Death registration times increasing in Wales
Bereaved families in Wales are having to wait longer to arrange funerals as figures show the time between death and registration is getting longer.
General Register Office data shows death registration times in almost all Welsh counties have increased in the five years to 2016.
Increased demand, more deaths referred to coroners and delays in obtaining paperwork have been blamed for delays.
The Local Government Association said it was working on reducing the time.
All deaths, except those that need investigating by a coroner, must be registered with the local authority within five days by law.

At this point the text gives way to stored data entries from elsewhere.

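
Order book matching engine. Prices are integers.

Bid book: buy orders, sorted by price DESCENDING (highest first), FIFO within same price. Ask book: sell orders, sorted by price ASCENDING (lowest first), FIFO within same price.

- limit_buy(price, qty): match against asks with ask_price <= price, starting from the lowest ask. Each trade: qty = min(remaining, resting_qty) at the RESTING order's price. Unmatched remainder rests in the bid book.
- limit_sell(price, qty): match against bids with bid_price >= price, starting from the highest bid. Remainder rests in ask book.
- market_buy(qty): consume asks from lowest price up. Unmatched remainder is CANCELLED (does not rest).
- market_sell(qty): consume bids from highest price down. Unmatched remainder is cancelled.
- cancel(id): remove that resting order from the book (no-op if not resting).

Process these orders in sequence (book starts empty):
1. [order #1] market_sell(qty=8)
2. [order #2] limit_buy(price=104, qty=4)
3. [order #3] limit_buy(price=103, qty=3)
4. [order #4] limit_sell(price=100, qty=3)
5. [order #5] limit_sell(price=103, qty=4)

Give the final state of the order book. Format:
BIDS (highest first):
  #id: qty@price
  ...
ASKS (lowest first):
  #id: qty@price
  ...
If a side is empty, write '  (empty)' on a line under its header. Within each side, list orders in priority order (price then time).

After op 1 [order #1] market_sell(qty=8): fills=none; bids=[-] asks=[-]
After op 2 [order #2] limit_buy(price=104, qty=4): fills=none; bids=[#2:4@104] asks=[-]
After op 3 [order #3] limit_buy(price=103, qty=3): fills=none; bids=[#2:4@104 #3:3@103] asks=[-]
After op 4 [order #4] limit_sell(price=100, qty=3): fills=#2x#4:3@104; bids=[#2:1@104 #3:3@103] asks=[-]
After op 5 [order #5] limit_sell(price=103, qty=4): fills=#2x#5:1@104 #3x#5:3@103; bids=[-] asks=[-]

Answer: BIDS (highest first):
  (empty)
ASKS (lowest first):
  (empty)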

The LGA - which represents English and Welsh councils - said the delays were due to external reasons such as increased demand in appointments, deaths being referred to coroners and delays in obtaining the necessary paperwork from the certifying doctor or coroner.
In Wales, the longest delays were in Neath Port Talbot and Wrexham, with just six out of 10 deaths registered within five days in 2016.
That was compared with eight out of 10 in 2011.
Neath Port Talbot council said it "strives to provide a responsive service" and it had raised the issue of delays with GPs, the coroner, the health board and pathologists.
The only Welsh area where registration times improved was Anglesey, with a rise from 84.8% to 87%.
Across England and Wales in 2011, 77% of deaths were registered within five days. By 2016, that had fallen to just 64%.